Energy Minister Lord Bourne said: “We have a long-term plan to keep the lights on and our homes warm, power the economy with cleaner energy, and keep bills as low as possible for hard-working families and businesses.

“To do this we will help technologies stand on their own two feet, not encourage a reliance on public subsidies. By bringing forward these amendments we are protecting bill payers whilst meeting our renewable energy commitments.”

Michael Rieley, Senior Policy Manager for Scottish Renewables, said: “While we need to assess the precise impact of the announcement, it is clear that government has sought to address some unintended consequences of the decision to close the RO, for example, giving more time to projects unable to access finance because of the uncertainty created by the closure.

“However, many of our members will be bitterly disappointed that ministers are not going to allow projects which have submitted planning applications to be given a grace period.”

He added: “It is still our position that the UK Government’s rationale for removing financial support for onshore wind was unjustified.

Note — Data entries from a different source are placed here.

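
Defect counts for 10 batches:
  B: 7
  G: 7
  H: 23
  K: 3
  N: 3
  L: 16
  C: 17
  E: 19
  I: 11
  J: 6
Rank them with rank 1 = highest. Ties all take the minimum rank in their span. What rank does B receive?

6

Sorted (descending): 23, 19, 17, 16, 11, 7, 7, 6, 3, 3
The 2 values of 7 occupy positions 6–7 → each gets rank 6.
The 2 values of 3 occupy positions 9–10 → each gets rank 9.
B has value 7 → rank 6.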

It is a course of actions that will, according to their own assessments, save just 30p on annual consumer energy bills and increase the UK’s carbon emissions by 63 million tonnes.

“Renewables remain key to meeting our long term and legally binding climate change targets, and it is vital that the Government sets out a long term plan to support the growth of the industry as we approach the climate change talks in Paris in December.”

RenewableUK’s Deputy Chief Executive, Maf Smith, commented: “This announcement means that wind farm companies can now go ahead and fully invest in local wind farm projects. It’s good to see that Government has acknowledged the financial uncertainty caused by these changes and the additional time offered will help rebuild investor certainty.

"It’s important that industry works with Government and Parliament to ensure these amendments are incorporated and the Energy Bill gets on the statute books as soon as possible. It is only then that developers can deliver the level of new capacity the Government wants to see by 2020.

"While today’s announcement will help us reach targets in the short-term, we need to make sure that onshore wind remains part of a competitive energy market. Onshore wind is one of the cheapest forms of electricity and it makes long-term sense for consumers. We will work with Government to ensure the industry can help build the new energy infrastructure the UK desperately needs."